Am 24.04.2010 01:09, schrieb Xueming Shen:
Ulf Zibis wrote:
- I like the idea, saving the data in a compressed binary file,
instead classfile static data.
- wouldn't PreHashMaps be faster initialized as a normal HashMaps in
j.l.Character.UnicodeScript and j.l.CharacterName?
I don't think so. The key for these 2 cases is the whole unicode range.
At least the aliases map has string keys.
But you can always try. Current
binary-search for script definitely is not a perfect solution.
In most cases you don't have an exact match from the HashMap of
CharacterName, so then you anyway have to do the binary search.
- As alternative to lookup in a hash table, I guess retrieving the
pointers from a memory saving sorted array via binary search would be
fast enough.
- j.l.CharacterName:
-- You could instantiate the HashMap with capacity=cpLeng
I changed the data file "format" a bit, so now the overal uniName.dat
is less than 88k (last version is 122+k), but
Is this compressed size or un-compressed ?
the I can no long use cpLen as the capacity for the hashmap. I'm now
using a hardcoded 20000 for 5.2.
You could pre-calculate the actual value by help of
generatecharacter/CharacterName.java
I believe you would NOT see any meaningful performance boost from
using DirectByteBuffer, given the
size of the data file, 88k. It probably will slow it down a little.

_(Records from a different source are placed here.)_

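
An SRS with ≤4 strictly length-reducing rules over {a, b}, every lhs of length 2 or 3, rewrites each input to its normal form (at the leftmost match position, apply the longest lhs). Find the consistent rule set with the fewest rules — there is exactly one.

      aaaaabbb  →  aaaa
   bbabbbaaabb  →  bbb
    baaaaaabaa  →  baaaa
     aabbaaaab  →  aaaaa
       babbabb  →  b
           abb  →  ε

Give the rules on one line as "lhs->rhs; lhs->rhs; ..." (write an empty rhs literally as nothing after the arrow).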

If you read the whole file, yes, but retrieving a single data from a
distinct position ?
If you take a look at the last version
http://cr.openjdk.java.net/~sherman/script/webrev/src/share/classes/java/lang/CharacterName.java.html
You probably will not consider to use DataInputStream class. I no
longer store the code point value for
most entries, one the length of the name, in which 1 byte is
definitely big enough.
You could save one more byte:
66 do {
67 int len = ba[off++]& 0xff;
68 if (len< 0x11) {
69 // always big-endian
70 cp = (len<< 16) |
71 ((ba[off++]& 0xff)<< 8) |
72 ((ba[off++]& 0xff));
73 len = ba[off++]& 0xff;
74
75 } else {
76 len -= 0x11;
77 cp++;
78 }
Yes, the final table takes about 500k, we might consider to use a
weakref or something, if memory really
a concern. But the table will get initialized only if you invoke
Character.getName(),
Yes, retrieving one single Character.getName() would cause the whole map
to initialize. Is that economic?
I would expect most
of the application would never get down there.
(1) to use enum for the j.l.Character.UnicodeScript (compared to the
traditional j.l.c.Subset)
- enum j.l.Character.UnicodeScript:
-- IIRC, enums internally are handled as int constants, so retrieving
an element via name would need a name->int lookup
-- So UnicodeScript.forName would have to lookup 2 times
--- alias->fullName (name of enum element)
--- fullName->internal int constant
-- I suggest to add the full names to the aliasses map and only
lookup once.
Not really. It's not alias->fullName, it's alias->UnicodeScript
costant. So if the passed in is an alias, then
we don't do the second lookup.
This I wanted to say, sorry about not being more detailed.
That said, it's always a trade-off of memory use and speed. To put all
full name in aliases map definitely will reduce the second lookup if
the passed in is a canonical name, with
the price of having name entries in both alias map and enum's internal
hashmap.
~100 * (4 + 4) bytes against the above 500.000 bytes, does that matter ?
I really don't know which
one is a better choice. I did it this way with the assumption the
lookup for script name is not critical. I
might be wrong.
-- Why don't you use Arrays.binarySearch in UnicodeScript.of(int
codePoint) ?
why? I don't know:-) Maybe the copy/paste from UnicodeBlock lookup is
more convenient than using
the Arrays.binarySearch. Not a big deal.
So both could use Arrays.binarySearch ;-)
-Ulf